To promote the song, she filmed an acompanying music video and performed it live during her concerts and televised appearances. On 8 March 2022, Pisarović appeared together with Danijela Martinović and performed the song at the latter's Open Heart Lisinski concert in Zagreb at the Vatroslav Lisinski Concert Hall. Pisarović performed an acoustic version of "Da znaš" for bravo! LIVE on 21 March 2025. Pisarović performed the song live at the 29th edition of the Golden Ladybug of Popularity event in Skopje, North Macedonia on 26 February 2026.

Jelena Rozga also covered the song during her live concert on 17 May 2020 on Instagram given in the midst of the COVID-19 pandemic.

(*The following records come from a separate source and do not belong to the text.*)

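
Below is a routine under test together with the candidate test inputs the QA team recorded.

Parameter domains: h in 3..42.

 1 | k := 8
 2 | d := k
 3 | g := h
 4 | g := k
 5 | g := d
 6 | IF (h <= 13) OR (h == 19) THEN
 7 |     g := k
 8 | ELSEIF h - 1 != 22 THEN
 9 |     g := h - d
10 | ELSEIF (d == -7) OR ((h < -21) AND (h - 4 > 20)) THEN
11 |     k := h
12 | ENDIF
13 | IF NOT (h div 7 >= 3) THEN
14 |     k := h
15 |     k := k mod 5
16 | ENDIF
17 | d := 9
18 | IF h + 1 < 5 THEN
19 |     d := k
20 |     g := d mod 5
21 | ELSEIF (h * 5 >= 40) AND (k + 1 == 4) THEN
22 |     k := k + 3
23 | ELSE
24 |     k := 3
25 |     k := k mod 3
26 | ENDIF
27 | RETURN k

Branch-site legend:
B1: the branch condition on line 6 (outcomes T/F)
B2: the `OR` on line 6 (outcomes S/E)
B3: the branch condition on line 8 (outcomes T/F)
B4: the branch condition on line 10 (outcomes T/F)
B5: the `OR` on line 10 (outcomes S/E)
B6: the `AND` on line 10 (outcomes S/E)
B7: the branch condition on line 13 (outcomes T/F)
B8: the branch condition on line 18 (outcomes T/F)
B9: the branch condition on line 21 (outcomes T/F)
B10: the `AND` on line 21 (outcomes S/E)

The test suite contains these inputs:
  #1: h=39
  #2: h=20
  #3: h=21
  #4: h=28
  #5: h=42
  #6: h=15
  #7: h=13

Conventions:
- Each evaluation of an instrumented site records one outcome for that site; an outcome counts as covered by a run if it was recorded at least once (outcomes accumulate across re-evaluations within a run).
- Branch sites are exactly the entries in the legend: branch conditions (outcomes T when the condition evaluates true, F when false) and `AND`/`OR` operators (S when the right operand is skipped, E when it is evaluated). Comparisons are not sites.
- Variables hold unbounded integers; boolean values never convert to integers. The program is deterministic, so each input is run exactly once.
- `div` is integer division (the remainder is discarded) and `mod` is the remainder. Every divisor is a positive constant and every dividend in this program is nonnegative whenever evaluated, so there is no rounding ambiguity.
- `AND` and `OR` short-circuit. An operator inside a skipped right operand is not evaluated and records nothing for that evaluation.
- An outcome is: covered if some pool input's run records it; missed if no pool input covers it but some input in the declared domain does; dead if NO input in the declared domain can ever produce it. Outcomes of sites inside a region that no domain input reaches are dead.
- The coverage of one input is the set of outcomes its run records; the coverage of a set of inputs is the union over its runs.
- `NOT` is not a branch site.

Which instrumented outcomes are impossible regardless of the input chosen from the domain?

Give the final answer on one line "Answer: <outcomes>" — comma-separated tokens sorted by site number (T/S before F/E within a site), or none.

sweeping the full domain (40 inputs) for each outcome:
  B4=T: zero occurrences over every domain input -> dead
  B5=S: zero occurrences over every domain input -> dead
  B6=E: zero occurrences over every domain input -> dead
  reachable outcomes have witnesses, e.g. B1=T (e.g. h=3), B1=F (e.g. h=14), B2=S (e.g. h=3), B2=E (e.g. h=14)

Answer: B4=T, B5=S, B6=E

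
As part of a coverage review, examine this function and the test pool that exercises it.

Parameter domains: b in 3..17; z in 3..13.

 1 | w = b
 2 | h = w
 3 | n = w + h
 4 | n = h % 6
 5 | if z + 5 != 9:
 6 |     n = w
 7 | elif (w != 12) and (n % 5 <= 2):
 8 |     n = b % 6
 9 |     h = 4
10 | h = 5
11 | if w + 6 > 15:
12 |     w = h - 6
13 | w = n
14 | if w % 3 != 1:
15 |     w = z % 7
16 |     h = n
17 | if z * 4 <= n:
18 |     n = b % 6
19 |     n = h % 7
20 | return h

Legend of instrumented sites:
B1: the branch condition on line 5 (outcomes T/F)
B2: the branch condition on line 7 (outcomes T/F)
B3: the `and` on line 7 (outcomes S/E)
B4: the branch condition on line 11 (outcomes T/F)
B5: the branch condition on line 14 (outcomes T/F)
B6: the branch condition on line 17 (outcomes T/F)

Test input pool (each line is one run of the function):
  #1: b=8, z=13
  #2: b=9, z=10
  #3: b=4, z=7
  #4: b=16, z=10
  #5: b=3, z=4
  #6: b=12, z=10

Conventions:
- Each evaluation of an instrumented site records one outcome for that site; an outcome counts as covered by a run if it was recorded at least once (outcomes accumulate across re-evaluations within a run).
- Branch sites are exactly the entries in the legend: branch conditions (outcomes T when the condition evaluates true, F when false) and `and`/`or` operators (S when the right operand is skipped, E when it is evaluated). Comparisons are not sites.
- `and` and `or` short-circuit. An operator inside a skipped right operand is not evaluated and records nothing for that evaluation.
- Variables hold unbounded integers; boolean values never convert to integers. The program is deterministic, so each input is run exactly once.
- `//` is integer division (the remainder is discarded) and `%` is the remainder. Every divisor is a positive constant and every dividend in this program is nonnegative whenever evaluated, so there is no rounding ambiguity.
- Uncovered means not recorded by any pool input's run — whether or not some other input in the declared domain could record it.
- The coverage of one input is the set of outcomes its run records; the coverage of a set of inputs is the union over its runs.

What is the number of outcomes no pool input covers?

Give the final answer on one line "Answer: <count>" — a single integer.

test 1 (b=8, z=13) fires B1->T, B4->F, B5->T, B6->F; hits B1=T, B4=F, B5=T, B6=F
test 2 (b=9, z=10) fires B1->T, B4->F, B5->T, B6->F; hits B1=T, B4=F, B5=T, B6=F
test 3 (b=4, z=7) fires B1->T, B4->F, B5->F, B6->F; hits B1=T, B4=F, B5=F, B6=F
test 4 (b=16, z=10) fires B1->T, B4->T, B5->F, B6->F; hits B1=T, B4=T, B5=F, B6=F
test 5 (b=3, z=4) fires B1->F, B3->E, B2->F, B4->F, B5->T, B6->F; hits B1=F, B2=F, B3=E, B4=F, B5=T, B6=F
test 6 (b=12, z=10) fires B1->T, B4->T, B5->T, B6->F; hits B1=T, B4=T, B5=T, B6=F
union over the pool: B1=T, B1=F, B2=F, B3=E, B4=T, B4=F, B5=T, B5=F, B6=F
uncovered (3 of 12): B2=T, B3=S, B6=T

Answer: 3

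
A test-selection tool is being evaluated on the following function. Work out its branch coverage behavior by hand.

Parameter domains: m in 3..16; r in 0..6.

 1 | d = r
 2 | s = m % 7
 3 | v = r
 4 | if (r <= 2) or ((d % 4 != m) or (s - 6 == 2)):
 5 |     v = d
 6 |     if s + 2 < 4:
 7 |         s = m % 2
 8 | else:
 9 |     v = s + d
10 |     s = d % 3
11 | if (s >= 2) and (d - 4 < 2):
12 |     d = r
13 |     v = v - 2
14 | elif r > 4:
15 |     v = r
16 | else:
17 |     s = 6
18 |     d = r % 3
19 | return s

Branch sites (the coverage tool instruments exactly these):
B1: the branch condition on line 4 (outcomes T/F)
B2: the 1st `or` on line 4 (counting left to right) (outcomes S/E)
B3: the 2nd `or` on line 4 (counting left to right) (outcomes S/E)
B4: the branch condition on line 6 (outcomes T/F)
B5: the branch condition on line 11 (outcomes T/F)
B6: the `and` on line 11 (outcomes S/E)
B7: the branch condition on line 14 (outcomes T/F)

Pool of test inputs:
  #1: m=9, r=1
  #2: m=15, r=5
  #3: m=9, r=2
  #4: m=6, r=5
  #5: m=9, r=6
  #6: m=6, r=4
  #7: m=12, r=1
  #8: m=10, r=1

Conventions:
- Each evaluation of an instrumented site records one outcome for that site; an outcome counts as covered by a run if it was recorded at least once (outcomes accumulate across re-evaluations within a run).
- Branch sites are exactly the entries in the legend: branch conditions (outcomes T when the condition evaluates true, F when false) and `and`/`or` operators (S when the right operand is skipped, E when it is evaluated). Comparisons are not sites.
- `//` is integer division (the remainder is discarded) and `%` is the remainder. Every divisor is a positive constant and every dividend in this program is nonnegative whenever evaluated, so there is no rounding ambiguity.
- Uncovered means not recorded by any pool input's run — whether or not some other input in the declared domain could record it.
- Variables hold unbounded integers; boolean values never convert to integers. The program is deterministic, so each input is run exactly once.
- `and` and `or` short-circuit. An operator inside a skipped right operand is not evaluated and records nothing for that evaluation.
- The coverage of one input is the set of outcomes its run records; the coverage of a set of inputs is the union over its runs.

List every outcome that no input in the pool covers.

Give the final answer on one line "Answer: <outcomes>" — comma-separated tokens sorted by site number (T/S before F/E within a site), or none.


test 1 (m=9, r=1) fires B2->S, B1->T, B4->F, B6->E, B5->T; hits B1=T, B2=S, B4=F, B5=T, B6=E
test 2 (m=15, r=5) fires B2->E, B3->S, B1->T, B4->T, B6->S, B5->F, B7->T; hits B1=T, B2=E, B3=S, B4=T, B5=F, B6=S, B7=T
test 3 (m=9, r=2) fires B2->S, B1->T, B4->F, B6->E, B5->T; hits B1=T, B2=S, B4=F, B5=T, B6=E
test 4 (m=6, r=5) fires B2->E, B3->S, B1->T, B4->F, B6->E, B5->T; hits B1=T, B2=E, B3=S, B4=F, B5=T, B6=E
test 5 (m=9, r=6) fires B2->E, B3->S, B1->T, B4->F, B6->E, B5->F, B7->T; hits B1=T, B2=E, B3=S, B4=F, B5=F, B6=E, B7=T
test 6 (m=6, r=4) fires B2->E, B3->S, B1->T, B4->F, B6->E, B5->T; hits B1=T, B2=E, B3=S, B4=F, B5=T, B6=E
test 7 (m=12, r=1) fires B2->S, B1->T, B4->F, B6->E, B5->T; hits B1=T, B2=S, B4=F, B5=T, B6=E
test 8 (m=10, r=1) fires B2->S, B1->T, B4->F, B6->E, B5->T; hits B1=T, B2=S, B4=F, B5=T, B6=E
union over the pool: B1=T, B2=S, B2=E, B3=S, B4=T, B4=F, B5=T, B5=F, B6=S, B6=E, B7=T
uncovered (3 of 14): B1=F, B3=E, B7=F
Answer: B1=F, B3=E, B7=F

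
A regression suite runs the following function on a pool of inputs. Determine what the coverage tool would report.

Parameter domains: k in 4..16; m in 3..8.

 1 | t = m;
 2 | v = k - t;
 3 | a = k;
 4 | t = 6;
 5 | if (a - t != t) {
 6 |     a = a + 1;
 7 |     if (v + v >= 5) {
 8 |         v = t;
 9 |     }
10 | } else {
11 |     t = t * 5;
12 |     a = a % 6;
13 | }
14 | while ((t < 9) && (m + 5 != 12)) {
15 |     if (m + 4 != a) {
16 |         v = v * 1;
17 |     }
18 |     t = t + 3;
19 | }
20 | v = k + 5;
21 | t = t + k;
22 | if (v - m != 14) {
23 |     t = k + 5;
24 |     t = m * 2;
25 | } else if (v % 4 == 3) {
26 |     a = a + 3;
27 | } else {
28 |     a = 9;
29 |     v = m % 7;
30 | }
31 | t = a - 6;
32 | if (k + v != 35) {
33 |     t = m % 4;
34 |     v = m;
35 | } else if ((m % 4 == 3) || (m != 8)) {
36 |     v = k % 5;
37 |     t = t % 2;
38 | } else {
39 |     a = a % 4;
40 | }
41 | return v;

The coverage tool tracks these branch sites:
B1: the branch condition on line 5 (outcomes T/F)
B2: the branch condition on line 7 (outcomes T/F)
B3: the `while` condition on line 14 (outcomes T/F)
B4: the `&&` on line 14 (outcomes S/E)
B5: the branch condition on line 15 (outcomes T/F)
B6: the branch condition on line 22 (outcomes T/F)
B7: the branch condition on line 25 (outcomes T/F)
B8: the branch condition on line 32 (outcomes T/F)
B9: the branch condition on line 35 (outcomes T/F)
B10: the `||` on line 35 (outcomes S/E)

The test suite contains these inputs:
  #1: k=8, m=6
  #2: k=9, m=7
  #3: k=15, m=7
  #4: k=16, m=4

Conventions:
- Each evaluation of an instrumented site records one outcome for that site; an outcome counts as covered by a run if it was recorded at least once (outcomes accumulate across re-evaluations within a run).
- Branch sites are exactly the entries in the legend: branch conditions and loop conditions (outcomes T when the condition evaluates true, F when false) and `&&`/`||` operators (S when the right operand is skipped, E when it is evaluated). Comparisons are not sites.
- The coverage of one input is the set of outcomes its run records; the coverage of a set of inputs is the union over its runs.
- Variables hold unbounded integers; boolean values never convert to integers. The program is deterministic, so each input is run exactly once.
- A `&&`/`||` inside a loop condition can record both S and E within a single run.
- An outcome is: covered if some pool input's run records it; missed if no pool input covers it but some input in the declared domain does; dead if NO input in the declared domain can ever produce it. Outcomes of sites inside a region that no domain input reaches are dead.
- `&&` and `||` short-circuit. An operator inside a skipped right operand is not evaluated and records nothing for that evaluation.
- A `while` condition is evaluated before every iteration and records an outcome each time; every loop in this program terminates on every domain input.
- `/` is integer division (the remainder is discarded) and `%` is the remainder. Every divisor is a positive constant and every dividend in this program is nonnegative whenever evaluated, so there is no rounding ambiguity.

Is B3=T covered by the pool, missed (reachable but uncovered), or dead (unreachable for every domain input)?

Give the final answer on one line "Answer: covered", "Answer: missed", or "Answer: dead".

B3=T is recorded by pool input(s) 1, 4 -> covered

Answer: covered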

===Rauw Alejandro cover===

After performing a cover at the 24th Annual Latin Grammy Awards, Puerto Rican singer Rauw Alejandro teamed up with Pausini to record the song for his fifth studio album, Cosa Nuestra (2024).
During the album's first week, "Se fue" collected 5.8 million streams in the United States and peaked at number 82 on the Billboard Hot 100, marking Pausini's first appearance on the list, 30 years after she debuted on a Billboard chart. The track was released as a single in Italy on 20 December 2024.
Pausini and Alejandro performed "Se fue" as a live duet for the first time on 29 June 2025, during the Italian concert of the Cosa Nuestra World Tour at the Unipol Forum in Assago, Milan.

====Charts====

Chart performance for "Se fue"
| Chart (2024) | Peak position |
|---|---|
| Bolivia (Billboard) | 14 |
| Ecuador (Billboard) | 12 |
| Global 200 (Billboard) | 57 |
| Mexico (Billboard) | 19 |
| Peru (Billboard) | 15 |
| Spain (Promusicae) | 5 |
| US Billboard Hot 100 | 82 |
| US Hot Latin Songs (Billboard) | 7 |
| US Hot Latin Pop Songs (Billboard) | 19 |

====Certifications====

Certifications for "Se fue" by Rauw Alejandro & Laura Pausini
| Region | Certification | Certified units/sales |
| Mexico (AMPROFON) | Platinum | 140,000^{‡} |
| Spain (Promusicae) | Gold | 30,000^{‡} |
Streaming
| Central America (CFC) | Gold | 3,500,000^{†} |
^{‡} Sales+streaming figures based on certification alone. ^{†} Streaming-only figures based on certification alone.